Есть такой популярный социолог — Симон Кордонский, — он много лет пишет о том, что Россия — это классическое сословное феодальное общество, построенное на системе кормлений, и не надо обращать внимания на формальности, а надо иметь в виду, как все устроено на самом деле. Мне такой подход кажется безнравственным — он под видом научной беспристрастности несет в себе оправдание царящим в России безобразиям, — но с чем спорить бессмысленно — общество у нас действительно сословное и феодальное, и время от времени даже случаются эпизоды, когда государство само с этим публично соглашается. Так было совсем недавно, когда бизнесменов, находящихся под санкциями, новый закон наделил правом не платить в России налоги, и вот еще более вопиющая новость — поправки к закону о государственной охране, засекретившие персональные данные, то есть данные и об имуществе тоже, охраняемых персон. И понятно, что имущество здесь — самое главное. Все самые громкие антикоррупционные расследования последних лет, и прежде всего расследования Навального, были основаны на открытых данных государственных реестров, и сейчас эту лазейку государство срочно цементирует. А когда государство у нас чего-то хочет, оно обычно не обращает внимания на побочные действия своих решений. А я стараюсь обращать, и вас к этому тоже призываю. В засекречивании реестров для избранных ключевое слово — не «реестры», а «избранные». В России немножко легализована сословность и феодализм. Об этом моя колонка для Deutsche Welle.

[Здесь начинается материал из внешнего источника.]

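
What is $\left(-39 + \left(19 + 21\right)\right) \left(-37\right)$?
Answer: $-37$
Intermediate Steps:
$\left(-39 + \left(19 + 21\right)\right) \left(-37\right) = \left(-39 + 40\right) \left(-37\right) = 1 \left(-37\right) = -37$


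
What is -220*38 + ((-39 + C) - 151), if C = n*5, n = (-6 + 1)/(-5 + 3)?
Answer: -17075/2 ≈ -8537.5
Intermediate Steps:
n = 5/2 (n = -5/(-2) = -5*(-½) = 5/2 ≈ 2.5000)
C = 25/2 (C = (5/2)*5 = 25/2 ≈ 12.500)
-220*38 + ((-39 + C) - 151) = -220*38 + ((-39 + 25/2) - 151) = -8360 + (-53/2 - 151) = -8360 - 355/2 = -17075/2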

Действительно, вручную подчищать реестры - это все-таки мелко для такой серьезной государственной машины, как российская. Системный подход с отдельной строчкой в федеральном законе кажется более чем логичным. Да, перед нами очевидный акт государственного бесстыдства, и это бесстыдство настолько откровенное и демонстративное, что оно в каком-то смысле вызывает даже уважение - черт возьми, умеют же.
Закон фактически отделяет от остального общества небольшую группу близких к высшей власти персон, фактически впервые фиксируя их исключительный статус по сравнению с "обычными" гражданами.
В том, что такой статус существует в реальности, и так никто не сомневался, но одно дело - негласные привилегии, установленные явочным порядком, и совсем другое - особый статус, зафиксированный в законах. Термин "новое дворянство" применительно к российской элите путинских времен давно в ходу, о сословном характере российского общества много и давно пишут социологи, но никогда еще этот сословный статус и привилегии дворянства не были зафиксированы законодательно.
Забавный парадокс: защищаясь от борьбы с коррупцией, власть в каком-то смысле ее легализовала, потому что непрозрачное распределение сословных привилегий само по себе можно считать коррупцией. 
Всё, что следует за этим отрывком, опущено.